The Lead reports that Archbishop Rowan Williams has barred Bishop Gene Robinson of New Hampshire from preaching or presiding while in England. Bishop Robinson has agreed to comply, although he submits to a moral travesty that should be an embarrassment to every Anglican.
Meanwhile, no similar measure has been taken against Archbishop Akinola or Presiding Bishop Venables, both of whom (amongst others) continue to actively violate provincial boundaries, snapping up clergy, parishes, and dioceses outside of their jurisdiction. All this continues despite protest from their peers. All this continues even though it flouts the Windsor Report, which was reportedly cited as another reason to bar Bishop Robinson from simply preaching and presiding. Yet, by all accounts, Akinola and Venables and their cohorts are still invited to Lambeth while Bishop Robinson is not.

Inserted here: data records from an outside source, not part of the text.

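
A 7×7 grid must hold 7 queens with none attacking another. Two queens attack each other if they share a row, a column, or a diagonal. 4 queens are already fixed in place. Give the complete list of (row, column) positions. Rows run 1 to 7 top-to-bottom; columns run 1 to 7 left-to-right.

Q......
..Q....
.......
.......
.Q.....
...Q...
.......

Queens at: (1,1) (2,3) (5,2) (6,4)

(1,1) (2,3) (3,5) (4,7) (5,2) (6,4) (7,6)

Row 3: attacked by (1,1)→{1,3}; (2,3)→{2,3,4}; (5,2)→{2,4}; (6,4)→{1,4,7}. Safe: 5, 6. Place at column 5.
Row 4: attacked by (1,1)→{1,4}; (2,3)→{1,3,5}; (3,5)→{4,5,6}; (5,2)→{1,2,3}; (6,4)→{2,4,6}. Safe: 7. Place at column 7.
Row 7: attacked by (1,1)→{1,7}; (2,3)→{3}; (3,5)→{1,5}; (4,7)→{4,7}; (5,2)→{2,4}; (6,4)→{3,4,5}. Safe: 6. Place at column 6.
Columns [1, 3, 5, 7, 2, 4, 6], r−c [0, -1, -2, -3, 3, 2, 1], r+c [2, 5, 8, 11, 7, 10, 13] are all distinct, so no two queens attack.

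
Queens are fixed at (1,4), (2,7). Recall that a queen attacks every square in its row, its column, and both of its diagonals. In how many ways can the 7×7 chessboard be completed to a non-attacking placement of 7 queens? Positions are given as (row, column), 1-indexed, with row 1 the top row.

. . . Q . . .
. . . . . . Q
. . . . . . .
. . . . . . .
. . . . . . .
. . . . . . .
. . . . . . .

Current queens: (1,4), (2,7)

2

Branch on row 3: col 1 → 0; col 3 → 1; col 5 → 1.
Sum: 0 + 1 + 1 = 2.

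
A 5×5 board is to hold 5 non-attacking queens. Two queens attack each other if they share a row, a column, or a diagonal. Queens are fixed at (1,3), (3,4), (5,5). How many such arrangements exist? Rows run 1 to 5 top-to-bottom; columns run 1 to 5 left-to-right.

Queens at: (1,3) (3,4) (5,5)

1

Branch on row 2: col 1 → 1.
Sum: 1 = 1.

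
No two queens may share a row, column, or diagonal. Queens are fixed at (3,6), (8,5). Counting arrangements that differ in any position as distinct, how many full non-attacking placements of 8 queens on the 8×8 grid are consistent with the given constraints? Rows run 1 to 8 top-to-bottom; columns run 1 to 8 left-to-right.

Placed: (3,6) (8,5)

2

Branch on row 1: col 1 → 0; col 2 → 1; col 3 → 0; col 7 → 1.
Sum: 0 + 1 + 0 + 1 = 2.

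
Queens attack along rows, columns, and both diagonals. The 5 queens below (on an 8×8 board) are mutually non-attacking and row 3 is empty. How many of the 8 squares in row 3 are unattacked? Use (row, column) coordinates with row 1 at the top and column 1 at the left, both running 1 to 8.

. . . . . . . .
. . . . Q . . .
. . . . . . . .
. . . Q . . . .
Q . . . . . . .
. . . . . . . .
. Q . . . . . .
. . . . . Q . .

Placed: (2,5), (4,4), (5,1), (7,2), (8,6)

2

(2,5) attacks row 3 at column 5 and diagonals 4, 6.
(4,4) attacks row 3 at column 4 and diagonals 3, 5.
(5,1) attacks row 3 at column 1 and diagonals 3.
(7,2) attacks row 3 at column 2 and diagonals 6.
(8,6) attacks row 3 at column 6 and diagonals 1.
Attacked columns: {1, 2, 3, 4, 5, 6}. Safe: {7, 8}.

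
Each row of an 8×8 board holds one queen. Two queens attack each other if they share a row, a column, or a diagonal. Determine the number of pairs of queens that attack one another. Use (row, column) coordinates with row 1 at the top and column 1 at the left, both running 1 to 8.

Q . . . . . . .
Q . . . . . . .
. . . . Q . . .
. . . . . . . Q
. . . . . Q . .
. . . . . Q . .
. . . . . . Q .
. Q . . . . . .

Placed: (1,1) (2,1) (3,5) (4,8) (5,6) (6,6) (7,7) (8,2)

6

Same column: (1,1)–(2,1) (column 1); (5,6)–(6,6) (column 6).
Same diagonal: (1,1)–(6,6) (|1−6| = |1−6| = 5); (1,1)–(7,7) (|1−7| = |1−7| = 6); (4,8)–(6,6) (|4−6| = |8−6| = 2); (6,6)–(7,7) (|6−7| = |6−7| = 1).
Total attacking pairs: 6.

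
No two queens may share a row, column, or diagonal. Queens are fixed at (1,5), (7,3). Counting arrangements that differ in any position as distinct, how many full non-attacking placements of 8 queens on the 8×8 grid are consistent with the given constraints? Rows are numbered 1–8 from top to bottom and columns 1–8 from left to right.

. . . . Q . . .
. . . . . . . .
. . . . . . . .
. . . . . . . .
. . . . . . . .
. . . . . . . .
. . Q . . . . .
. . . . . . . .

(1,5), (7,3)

3

Branch on row 2: col 1 → 1; col 2 → 1; col 7 → 1.
Sum: 1 + 1 + 1 = 3.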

The justification used to bar Bishop Robinson appears to me to be the moral ecclesiastical equivalent of "driving while black" -- preaching or presiding while gay. Truly, it smacks of Donatism. How can the greater world not draw the conclusion that his preaching or presiding is somehow perceived as diminished or less Spirit-filled -- less fruitful for the Church, in England at least -- simply because he is gay?
The primary reason Archbishop Williams appears to have given for this decision is to forestall further controversy in the Communion. I submit that this is a futile effort, exhibits no substantive leadership, and only further victimizes our gay and lesbian sisters and brothers. In the end, it constitutes only a demonstration of raw heterosexism: a prejudice against gays combined with an exercise in clerical power.
This marks another sad day in Anglican history and will do nothing to resolve the ongoing crisis.
Update: Tobias Haller has some graceful perspective on this day, and on Bishop Robinson's response, which is more graceful than many of our own.